Yeah. When I lived in Seattle, my ex-wife and I were going to counselling before we got married, but we went to separate therapist. The idea was...this is ridiculous, I've never told anybody this...the ideas was that I would go for mine, she would go to hers and then we would all meet and talk about things.
Did it work?
Well. I evidently not [laughs]. And so I was seeing that therapist when Kurt died, and fortunately I had already established a relationship with this person so I had someone to talk to when that happened.
Have you been recently?
Like in the last two years, year and a half, something like that. I believe in having someone with an objective opinion who's trained in "the ways of the mind" to talk to. I've never been on medication or anything like that and I've never been overly depressed, but there have been times when I need advice from someone else. I don't ask for advice that often.
What made you want to go last time?
Just being overwhelmed by everything, with the amount of work or growing older or life changes or band changes, you know? You go, you talk to the person once a week for a couple of months and it helps for some reason. If you're a junkie you go to a drug counsellor. If you're a rock musician what do you do?
Drink whisky and listen to Lynyrd Skynyrd?
Whisky and Lynyrd Skynyrd works well too, but that's just a Band-Aid. It's temporary. I tell you, it's not often that I fall into a place where I'm really fucking bummed out, but every once in a while I'll feel like, What the fuck am I doing?
AT 36 years old, Grohl still enjoys performing but the madness of touring is beginning to lose its appeal. Last month was spent travelling around the States before heading to Australia this month and, finally, doing six UK shows - including one at Cardiff's Millennium Stadium with Oasis - just before Christmas.
"That shit gets hard. Half of my life I've spent on the road, since I was 18," Grohl sighs.
" I have to leave on Tuesday, and I don't want to. I won't be home for all of October. I have a beautiful wife...I don't need to work another day in my life, but I love playing."
Grohl has always been modest about his role in Nirvana. " I mean, I was the sixth drummer or whatever it was," he says. Steve Albini, who produced the band's 1993 album, In Utero, remembers his contribution a little differently. "Probably the highlight was watching Dave Grohl play the drums.
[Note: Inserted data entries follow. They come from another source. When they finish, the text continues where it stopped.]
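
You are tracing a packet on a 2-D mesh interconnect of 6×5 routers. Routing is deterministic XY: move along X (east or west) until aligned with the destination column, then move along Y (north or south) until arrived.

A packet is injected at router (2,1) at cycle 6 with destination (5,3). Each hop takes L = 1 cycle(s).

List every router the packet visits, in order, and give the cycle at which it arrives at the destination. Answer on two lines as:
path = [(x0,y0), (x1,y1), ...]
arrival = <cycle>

src (2,1)  cyc=6
E→(3,1)  cyc=7
E→(4,1)  cyc=8
E→(5,1)  cyc=9
N→(5,2)  cyc=10
N→(5,3)  cyc=11

path = [(2,1), (3,1), (4,1), (5,1), (5,2), (5,3)]
arrival = 11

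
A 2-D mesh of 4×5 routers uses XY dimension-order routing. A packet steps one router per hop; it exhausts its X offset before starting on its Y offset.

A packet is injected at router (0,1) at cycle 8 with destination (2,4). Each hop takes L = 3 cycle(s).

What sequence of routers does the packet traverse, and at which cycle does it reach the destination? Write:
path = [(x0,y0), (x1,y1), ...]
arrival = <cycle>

[0] x=0 y=1 t=8
[1] x=1 y=1 t=11 →E
[2] x=2 y=1 t=14 →E
[3] x=2 y=2 t=17 →N
[4] x=2 y=3 t=20 →N
[5] x=2 y=4 t=23 →N

path = [(0,1), (1,1), (2,1), (2,2), (2,3), (2,4)]
arrival = 23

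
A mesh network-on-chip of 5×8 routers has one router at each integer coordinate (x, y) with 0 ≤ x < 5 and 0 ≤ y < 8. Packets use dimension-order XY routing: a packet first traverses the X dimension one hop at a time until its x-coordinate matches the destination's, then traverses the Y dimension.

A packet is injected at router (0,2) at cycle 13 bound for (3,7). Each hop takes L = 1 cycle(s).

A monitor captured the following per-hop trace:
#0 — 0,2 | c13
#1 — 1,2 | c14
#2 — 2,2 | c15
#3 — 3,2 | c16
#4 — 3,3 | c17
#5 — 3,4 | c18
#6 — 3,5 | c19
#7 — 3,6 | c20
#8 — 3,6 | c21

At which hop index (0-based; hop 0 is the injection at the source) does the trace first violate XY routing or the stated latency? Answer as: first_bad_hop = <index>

first_bad_hop = 8

hop 1: step (+1,+0), +1 cyc — ok
hop 2: step (+1,+0), +1 cyc — ok
hop 3: step (+1,+0), +1 cyc — ok
hop 4: step (+0,+1), +1 cyc — ok
hop 5: step (+0,+1), +1 cyc — ok
hop 6: step (+0,+1), +1 cyc — ok
hop 7: step (+0,+1), +1 cyc — ok
hop 8: step (+0,+0), +1 cyc — BAD: non-unit step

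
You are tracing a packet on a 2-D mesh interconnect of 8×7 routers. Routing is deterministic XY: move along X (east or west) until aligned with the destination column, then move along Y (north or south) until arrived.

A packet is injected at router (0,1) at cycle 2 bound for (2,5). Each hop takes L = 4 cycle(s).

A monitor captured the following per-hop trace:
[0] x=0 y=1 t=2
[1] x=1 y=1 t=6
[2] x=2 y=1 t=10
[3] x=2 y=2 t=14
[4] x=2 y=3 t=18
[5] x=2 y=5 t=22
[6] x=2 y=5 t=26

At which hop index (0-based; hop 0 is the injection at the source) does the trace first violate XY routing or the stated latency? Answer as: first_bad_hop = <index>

check 1→ d=(1,0) cyc+4: ok
check 2→ d=(1,0) cyc+4: ok
check 3→ d=(0,1) cyc+4: ok
check 4→ d=(0,1) cyc+4: ok
check 5→ d=(0,2) cyc+4: BAD: non-unit step

first_bad_hop = 5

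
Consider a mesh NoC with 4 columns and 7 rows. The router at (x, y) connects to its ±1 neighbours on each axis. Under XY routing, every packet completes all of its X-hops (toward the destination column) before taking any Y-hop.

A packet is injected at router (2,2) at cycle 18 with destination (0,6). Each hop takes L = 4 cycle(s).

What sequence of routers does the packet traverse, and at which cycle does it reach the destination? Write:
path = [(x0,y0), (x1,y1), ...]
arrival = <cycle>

[0] x=2 y=2 t=18
[1] x=1 y=2 t=22 →W
[2] x=0 y=2 t=26 →W
[3] x=0 y=3 t=30 →N
[4] x=0 y=4 t=34 →N
[5] x=0 y=5 t=38 →N
[6] x=0 y=6 t=42 →N

path = [(2,2), (1,2), (0,2), (0,3), (0,4), (0,5), (0,6)]
arrival = 42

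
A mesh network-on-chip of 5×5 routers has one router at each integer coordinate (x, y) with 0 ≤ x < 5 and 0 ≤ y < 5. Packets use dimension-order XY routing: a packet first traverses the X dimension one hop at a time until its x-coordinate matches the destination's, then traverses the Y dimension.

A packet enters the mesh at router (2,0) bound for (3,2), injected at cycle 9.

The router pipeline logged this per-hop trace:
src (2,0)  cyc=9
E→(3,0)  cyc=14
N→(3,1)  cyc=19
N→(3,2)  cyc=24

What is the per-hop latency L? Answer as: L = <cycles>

L = 5

cyc[1] − cyc[0] = 14 − 9 = 5.
Per-hop latency L = Δcyc = 5.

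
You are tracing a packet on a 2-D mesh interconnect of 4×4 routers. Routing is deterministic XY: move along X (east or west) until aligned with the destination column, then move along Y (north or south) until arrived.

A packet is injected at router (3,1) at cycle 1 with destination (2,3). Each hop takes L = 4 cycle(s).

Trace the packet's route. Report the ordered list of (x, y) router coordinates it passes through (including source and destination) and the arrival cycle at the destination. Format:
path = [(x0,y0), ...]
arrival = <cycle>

path = [(3,1), (2,1), (2,2), (2,3)]
arrival = 13

#0 — 3,1 | c1
#1 — 2,1 | c5 | W
#2 — 2,2 | c9 | N
#3 — 2,3 | c13 | N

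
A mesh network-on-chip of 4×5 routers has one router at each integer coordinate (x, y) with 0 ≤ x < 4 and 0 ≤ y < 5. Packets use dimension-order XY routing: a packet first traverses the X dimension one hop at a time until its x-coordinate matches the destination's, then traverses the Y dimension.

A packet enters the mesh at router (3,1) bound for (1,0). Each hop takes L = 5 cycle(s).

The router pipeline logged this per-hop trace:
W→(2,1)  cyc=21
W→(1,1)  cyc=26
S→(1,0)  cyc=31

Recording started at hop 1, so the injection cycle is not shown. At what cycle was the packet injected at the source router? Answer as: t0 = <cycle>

At hop 1 the cycle is 21; in general cyc_k = t0 + kL.
So t0 = 21 − 1·5 = 16.

t0 = 16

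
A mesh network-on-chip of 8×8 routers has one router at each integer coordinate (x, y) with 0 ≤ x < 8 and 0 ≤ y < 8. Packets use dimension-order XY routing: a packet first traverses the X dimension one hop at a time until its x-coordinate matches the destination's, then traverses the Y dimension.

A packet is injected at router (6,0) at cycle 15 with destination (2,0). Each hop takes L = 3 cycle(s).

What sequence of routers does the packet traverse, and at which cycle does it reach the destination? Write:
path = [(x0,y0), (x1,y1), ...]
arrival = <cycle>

t=15: at (6,0)
t=18: at (5,0) after W
t=21: at (4,0) after W
t=24: at (3,0) after W
t=27: at (2,0) after W

path = [(6,0), (5,0), (4,0), (3,0), (2,0)]
arrival = 27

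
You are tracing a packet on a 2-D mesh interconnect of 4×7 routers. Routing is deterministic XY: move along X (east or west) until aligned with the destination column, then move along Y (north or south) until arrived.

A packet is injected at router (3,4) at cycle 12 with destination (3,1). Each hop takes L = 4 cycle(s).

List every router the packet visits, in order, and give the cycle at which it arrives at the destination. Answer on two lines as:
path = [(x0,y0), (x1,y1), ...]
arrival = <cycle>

[0] x=3 y=4 t=12
[1] x=3 y=3 t=16 →S
[2] x=3 y=2 t=20 →S
[3] x=3 y=1 t=24 →S

path = [(3,4), (3,3), (3,2), (3,1)]
arrival = 24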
He's also a very pleasant, very goofy guy to be around."
In recent years the drum stool has become a retreat for Grohl, somewhere he doesn't have to deal with the pressures of being the man in charge. In early 2001, weary form an exhaustive promotional schedule for the Foo fighters' 1999 album There Is Nothing Left To Lose, he joined his old school friends Queens Of The Stone Age to play on their Songs For The Death record, released the following year.
Grohl regrouped with the Foo Fighters for a summer tour of the UK. However, the trip ground to a halt in August when Hawkins was hospitalised for a painkiller overdose. Hawkins is unequivocal on the matter of Grohl's support. "He was there more than anybody, 100 per cent. We were strictly on a human level. Really and truly, we are like best friends. That was what was important, not the fucking band."
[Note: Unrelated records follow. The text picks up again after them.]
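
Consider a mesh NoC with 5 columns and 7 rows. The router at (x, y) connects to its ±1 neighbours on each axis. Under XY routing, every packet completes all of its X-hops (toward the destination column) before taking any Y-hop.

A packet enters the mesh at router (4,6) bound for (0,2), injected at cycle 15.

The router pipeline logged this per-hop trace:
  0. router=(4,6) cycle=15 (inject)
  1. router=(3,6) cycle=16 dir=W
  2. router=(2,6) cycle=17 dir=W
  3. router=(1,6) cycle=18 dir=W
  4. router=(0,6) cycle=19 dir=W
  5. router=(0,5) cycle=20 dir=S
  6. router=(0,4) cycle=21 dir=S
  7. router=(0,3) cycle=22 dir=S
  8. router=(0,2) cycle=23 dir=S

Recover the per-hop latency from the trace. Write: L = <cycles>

Δcyc across hop 0→1: 16 − 15 = 1.
Per-hop latency L = Δcyc = 1.

L = 1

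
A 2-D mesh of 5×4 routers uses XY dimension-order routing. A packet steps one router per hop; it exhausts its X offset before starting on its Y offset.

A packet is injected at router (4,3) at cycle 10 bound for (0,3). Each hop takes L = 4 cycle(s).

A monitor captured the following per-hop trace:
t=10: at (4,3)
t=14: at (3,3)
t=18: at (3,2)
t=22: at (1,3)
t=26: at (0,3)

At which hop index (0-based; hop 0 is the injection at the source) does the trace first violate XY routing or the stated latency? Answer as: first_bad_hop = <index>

[1] (-1,+0) / 4c ⇒ ok
[2] (+0,-1) / 4c ⇒ BAD: Y-move but x=3≠0

first_bad_hop = 2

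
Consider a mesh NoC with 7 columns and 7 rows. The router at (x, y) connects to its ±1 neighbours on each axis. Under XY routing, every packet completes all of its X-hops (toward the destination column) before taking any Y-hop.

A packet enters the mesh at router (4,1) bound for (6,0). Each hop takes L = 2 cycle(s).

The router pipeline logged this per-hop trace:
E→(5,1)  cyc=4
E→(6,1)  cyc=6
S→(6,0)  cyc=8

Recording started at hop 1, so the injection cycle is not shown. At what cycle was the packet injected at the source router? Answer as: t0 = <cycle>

cyc[1] = 4 and cyc[k] = t0 + k·L for every k.
So t0 = 4 − 1·2 = 2.

t0 = 2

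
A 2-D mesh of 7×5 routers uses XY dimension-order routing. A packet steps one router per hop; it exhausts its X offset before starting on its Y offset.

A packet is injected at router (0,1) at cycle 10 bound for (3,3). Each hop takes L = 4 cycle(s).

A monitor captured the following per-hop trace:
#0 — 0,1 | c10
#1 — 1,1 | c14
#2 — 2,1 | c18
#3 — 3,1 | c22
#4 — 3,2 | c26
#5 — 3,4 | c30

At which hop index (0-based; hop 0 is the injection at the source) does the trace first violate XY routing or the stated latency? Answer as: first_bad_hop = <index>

  1: Δx=+1 Δy=+0 Δt=4 [ok]
  2: Δx=+1 Δy=+0 Δt=4 [ok]
  3: Δx=+1 Δy=+0 Δt=4 [ok]
  4: Δx=+0 Δy=+1 Δt=4 [ok]
  5: Δx=+0 Δy=+2 Δt=4 [BAD: non-unit step]

first_bad_hop = 5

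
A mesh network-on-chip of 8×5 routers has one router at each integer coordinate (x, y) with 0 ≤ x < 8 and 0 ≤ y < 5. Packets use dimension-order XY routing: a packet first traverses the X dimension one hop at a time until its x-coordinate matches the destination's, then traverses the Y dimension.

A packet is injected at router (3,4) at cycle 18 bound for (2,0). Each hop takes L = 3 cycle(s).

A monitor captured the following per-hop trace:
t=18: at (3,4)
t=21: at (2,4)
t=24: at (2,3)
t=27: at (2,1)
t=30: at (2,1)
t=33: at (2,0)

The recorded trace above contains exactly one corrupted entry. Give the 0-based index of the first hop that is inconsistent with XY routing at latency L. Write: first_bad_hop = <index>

first_bad_hop = 3

  1: Δx=-1 Δy=+0 Δt=3 [ok]
  2: Δx=+0 Δy=-1 Δt=3 [ok]
  3: Δx=+0 Δy=-2 Δt=3 [BAD: non-unit step]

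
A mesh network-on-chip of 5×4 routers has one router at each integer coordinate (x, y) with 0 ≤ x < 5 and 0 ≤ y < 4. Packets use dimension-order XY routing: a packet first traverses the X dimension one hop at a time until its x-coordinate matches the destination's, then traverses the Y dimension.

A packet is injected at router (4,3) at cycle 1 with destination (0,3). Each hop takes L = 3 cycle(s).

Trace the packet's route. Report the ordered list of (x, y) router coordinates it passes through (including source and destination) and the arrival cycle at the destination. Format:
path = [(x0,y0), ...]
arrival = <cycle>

#0 — 4,3 | c1
#1 — 3,3 | c4 | W
#2 — 2,3 | c7 | W
#3 — 1,3 | c10 | W
#4 — 0,3 | c13 | W

path = [(4,3), (3,3), (2,3), (1,3), (0,3)]
arrival = 13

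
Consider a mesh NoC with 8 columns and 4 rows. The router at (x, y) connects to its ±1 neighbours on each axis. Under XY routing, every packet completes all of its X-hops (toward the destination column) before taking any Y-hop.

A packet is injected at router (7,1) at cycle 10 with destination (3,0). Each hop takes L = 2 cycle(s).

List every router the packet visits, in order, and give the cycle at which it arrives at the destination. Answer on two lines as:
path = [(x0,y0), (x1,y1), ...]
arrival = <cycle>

t=10: at (7,1)
t=12: at (6,1) after W
t=14: at (5,1) after W
t=16: at (4,1) after W
t=18: at (3,1) after W
t=20: at (3,0) after S

path = [(7,1), (6,1), (5,1), (4,1), (3,1), (3,0)]
arrival = 20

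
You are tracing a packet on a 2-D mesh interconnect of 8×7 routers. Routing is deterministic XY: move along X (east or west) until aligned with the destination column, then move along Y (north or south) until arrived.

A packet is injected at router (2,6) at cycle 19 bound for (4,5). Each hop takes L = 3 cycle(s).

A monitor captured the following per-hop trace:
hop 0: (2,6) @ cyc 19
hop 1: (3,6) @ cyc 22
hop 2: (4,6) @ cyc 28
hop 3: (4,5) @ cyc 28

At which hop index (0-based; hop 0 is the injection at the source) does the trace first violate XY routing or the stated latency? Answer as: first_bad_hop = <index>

[1] (+1,+0) / 3c ⇒ ok
[2] (+1,+0) / 6c ⇒ BAD: Δcyc=6≠L

first_bad_hop = 2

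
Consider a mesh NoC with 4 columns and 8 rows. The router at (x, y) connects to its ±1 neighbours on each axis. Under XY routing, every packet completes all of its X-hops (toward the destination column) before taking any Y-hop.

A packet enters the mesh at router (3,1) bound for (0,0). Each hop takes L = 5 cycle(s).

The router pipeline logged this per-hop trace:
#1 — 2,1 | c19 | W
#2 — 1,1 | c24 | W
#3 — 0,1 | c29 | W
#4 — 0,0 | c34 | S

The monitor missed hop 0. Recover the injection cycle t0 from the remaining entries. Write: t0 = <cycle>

t0 = 14

The first recorded entry is hop 1 at cycle 19.
Therefore t0 = 19 − L = 14.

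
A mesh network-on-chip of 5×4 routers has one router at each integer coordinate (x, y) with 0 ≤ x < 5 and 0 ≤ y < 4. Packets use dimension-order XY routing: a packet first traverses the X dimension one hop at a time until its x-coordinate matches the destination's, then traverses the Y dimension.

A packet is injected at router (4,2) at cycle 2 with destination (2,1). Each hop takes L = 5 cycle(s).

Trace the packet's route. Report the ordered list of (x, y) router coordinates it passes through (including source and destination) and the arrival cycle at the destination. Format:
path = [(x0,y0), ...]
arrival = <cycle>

path = [(4,2), (3,2), (2,2), (2,1)]
arrival = 17

#0 — 4,2 | c2
#1 — 3,2 | c7 | W
#2 — 2,2 | c12 | W
#3 — 2,1 | c17 | S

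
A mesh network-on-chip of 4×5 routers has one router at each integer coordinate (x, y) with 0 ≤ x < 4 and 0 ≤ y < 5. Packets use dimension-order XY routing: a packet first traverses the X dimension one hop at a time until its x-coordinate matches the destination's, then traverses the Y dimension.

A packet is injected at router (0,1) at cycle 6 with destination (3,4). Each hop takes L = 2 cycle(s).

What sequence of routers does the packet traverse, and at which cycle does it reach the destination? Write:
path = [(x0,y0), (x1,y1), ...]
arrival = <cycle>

path = [(0,1), (1,1), (2,1), (3,1), (3,2), (3,3), (3,4)]
arrival = 18

src (0,1)  cyc=6
E→(1,1)  cyc=8
E→(2,1)  cyc=10
E→(3,1)  cyc=12
N→(3,2)  cyc=14
N→(3,3)  cyc=16
N→(3,4)  cyc=18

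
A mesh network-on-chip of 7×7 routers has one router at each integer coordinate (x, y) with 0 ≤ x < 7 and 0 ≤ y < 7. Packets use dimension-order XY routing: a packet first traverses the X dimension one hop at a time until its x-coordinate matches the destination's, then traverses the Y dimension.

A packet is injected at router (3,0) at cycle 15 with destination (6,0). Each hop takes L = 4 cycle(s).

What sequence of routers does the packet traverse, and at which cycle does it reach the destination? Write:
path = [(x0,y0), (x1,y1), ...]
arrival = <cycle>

path = [(3,0), (4,0), (5,0), (6,0)]
arrival = 27

[0] x=3 y=0 t=15
[1] x=4 y=0 t=19 →E
[2] x=5 y=0 t=23 →E
[3] x=6 y=0 t=27 →E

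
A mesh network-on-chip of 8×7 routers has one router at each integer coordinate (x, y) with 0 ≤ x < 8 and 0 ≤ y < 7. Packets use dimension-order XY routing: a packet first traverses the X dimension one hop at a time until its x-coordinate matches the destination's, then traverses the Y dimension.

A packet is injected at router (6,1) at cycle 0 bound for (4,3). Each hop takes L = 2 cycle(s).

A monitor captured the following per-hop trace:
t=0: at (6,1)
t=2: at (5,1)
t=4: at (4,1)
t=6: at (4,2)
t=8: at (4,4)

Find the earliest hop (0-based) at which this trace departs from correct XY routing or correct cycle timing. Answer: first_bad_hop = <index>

first_bad_hop = 4

[1] (-1,+0) / 2c ⇒ ok
[2] (-1,+0) / 2c ⇒ ok
[3] (+0,+1) / 2c ⇒ ok
[4] (+0,+2) / 2c ⇒ BAD: non-unit step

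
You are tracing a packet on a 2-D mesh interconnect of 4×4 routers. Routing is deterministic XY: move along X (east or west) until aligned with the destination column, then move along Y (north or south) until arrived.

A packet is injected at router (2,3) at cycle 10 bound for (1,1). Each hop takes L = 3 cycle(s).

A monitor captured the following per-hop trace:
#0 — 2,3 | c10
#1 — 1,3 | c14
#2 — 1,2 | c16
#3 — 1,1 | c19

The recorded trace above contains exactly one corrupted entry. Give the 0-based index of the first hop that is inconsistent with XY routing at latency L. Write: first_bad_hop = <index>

first_bad_hop = 1

[1] (-1,+0) / 4c ⇒ BAD: Δcyc=4≠L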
Despite this bump in the road, in 2002 the band pressed the ahead with recording their fourth album, One By One. Unsatisfied with the results, Grohl decided to scrap the unmixed tracks, picked up his sticks and went out on tour with Queens Of The Stone Age.
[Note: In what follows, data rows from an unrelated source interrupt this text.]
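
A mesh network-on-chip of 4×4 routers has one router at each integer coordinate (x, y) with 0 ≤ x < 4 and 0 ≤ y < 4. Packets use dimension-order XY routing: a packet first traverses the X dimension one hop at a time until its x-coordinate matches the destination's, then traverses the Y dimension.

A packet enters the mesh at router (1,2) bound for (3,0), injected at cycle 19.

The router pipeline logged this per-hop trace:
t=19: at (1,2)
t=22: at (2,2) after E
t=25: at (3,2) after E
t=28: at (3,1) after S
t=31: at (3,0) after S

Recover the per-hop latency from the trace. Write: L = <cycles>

L = 3

Δcyc across hop 0→1: 22 − 19 = 3.
Each hop adds L, hence L = 3.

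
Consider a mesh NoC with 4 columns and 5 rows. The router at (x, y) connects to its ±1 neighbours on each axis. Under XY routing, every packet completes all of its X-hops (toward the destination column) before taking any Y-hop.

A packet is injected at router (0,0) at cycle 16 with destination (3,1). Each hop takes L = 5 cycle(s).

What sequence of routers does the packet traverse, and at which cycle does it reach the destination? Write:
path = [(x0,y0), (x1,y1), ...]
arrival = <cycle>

[0] x=0 y=0 t=16
[1] x=1 y=0 t=21 →E
[2] x=2 y=0 t=26 →E
[3] x=3 y=0 t=31 →E
[4] x=3 y=1 t=36 →N

path = [(0,0), (1,0), (2,0), (3,0), (3,1)]
arrival = 36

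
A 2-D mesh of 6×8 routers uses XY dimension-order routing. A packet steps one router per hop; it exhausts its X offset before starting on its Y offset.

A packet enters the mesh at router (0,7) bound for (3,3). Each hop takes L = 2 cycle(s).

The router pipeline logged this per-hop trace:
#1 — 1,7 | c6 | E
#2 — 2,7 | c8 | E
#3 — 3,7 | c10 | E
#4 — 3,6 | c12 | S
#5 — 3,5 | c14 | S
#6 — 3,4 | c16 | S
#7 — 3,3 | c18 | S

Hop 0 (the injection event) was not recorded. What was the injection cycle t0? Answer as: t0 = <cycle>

t0 = 4

At hop 1 the cycle is 6; in general cyc_k = t0 + kL.
Subtract one hop: t0 = 6 − 2 = 4.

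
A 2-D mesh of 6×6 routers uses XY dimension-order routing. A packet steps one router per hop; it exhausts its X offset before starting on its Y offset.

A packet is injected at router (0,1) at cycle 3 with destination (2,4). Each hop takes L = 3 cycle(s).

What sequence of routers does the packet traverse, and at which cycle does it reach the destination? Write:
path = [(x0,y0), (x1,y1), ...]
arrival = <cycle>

path = [(0,1), (1,1), (2,1), (2,2), (2,3), (2,4)]
arrival = 18

hop 0: (0,1) @ cyc 3
hop 1: (1,1) @ cyc 6  [E]
hop 2: (2,1) @ cyc 9  [E]
hop 3: (2,2) @ cyc 12  [N]
hop 4: (2,3) @ cyc 15  [N]
hop 5: (2,4) @ cyc 18  [N]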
"I thought he was going to break the band up," says Shiflett. "I think everybody did."
"He would rather have been playing drums with Queens than be in the Foo Fighters at that time, and I would rather have been anywhere else than in a room with Dave," says Hawkins.
"Communication within the band has got a lot better," Shiflett continues. "Obviously Foo Fighters is Dave's thing, but he's not the kind of guy that wants to be anybody's boss. Everyone respects that and doesn't put him in a position where he has to be a dick about anything."